Bojonegoro, kab-bojonegoro.kpu.go.id –  Divisi Hukum Komisi Pemilihan Umum (KPU) Kabupaten Bojonegoro, Robby Adi Perwira, memberi materi kode etik penyelenggara Pemilu dalam diskusi bersama mahasiswi Universitas Bojonegoro (Unigoro), Kamis (06/02/2020),

Dalam sesi terakhir rangkaian diskusi bersama mahasiswi Unigoro, KPU Bojonegoro menghadirkan Komisioner Divisi Hukum, Robby Adi Perwira, untuk mengisi materi kode etik penyelenggara Pemilu. Di ruang Media Center, tepat pukul 10.00 WIB, diskusi dimulai.

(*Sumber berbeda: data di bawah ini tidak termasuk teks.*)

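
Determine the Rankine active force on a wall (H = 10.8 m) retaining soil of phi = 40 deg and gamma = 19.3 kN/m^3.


Result: 244.75 kN/m

Derivation:
Compute active earth pressure coefficient:
Ka = tan^2(45 - phi/2) = tan^2(25.0) = 0.217443
Compute active force:
Pa = 0.5 * Ka * gamma * H^2
Pa = 0.5 * 0.217443 * 19.3 * 10.8^2
Pa = 244.75 kN/m


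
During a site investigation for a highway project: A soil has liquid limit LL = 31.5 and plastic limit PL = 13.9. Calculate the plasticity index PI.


Using PI = LL - PL
PI = 31.5 - 13.9
PI = 17.6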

Robby mengungkapkan bahwa kode etik merupakan landasan moral filosofis yang menjadi pedoman bagi penyelenggara Pemilu berupa kewajiban, larangan, maupun kepatutan dalam seluruh tindakan dan ucapan.

Lebih lanjut, Robby menjelaskan kewajiban penyelenggara Pemilu antara lain mencegah penyalahgunaan wewenang jabatan secara langsung maupun tidak langsung. “Termasuk menolak pemberian uang atau gratifikasi dari peserta Pemilu,” katanya. 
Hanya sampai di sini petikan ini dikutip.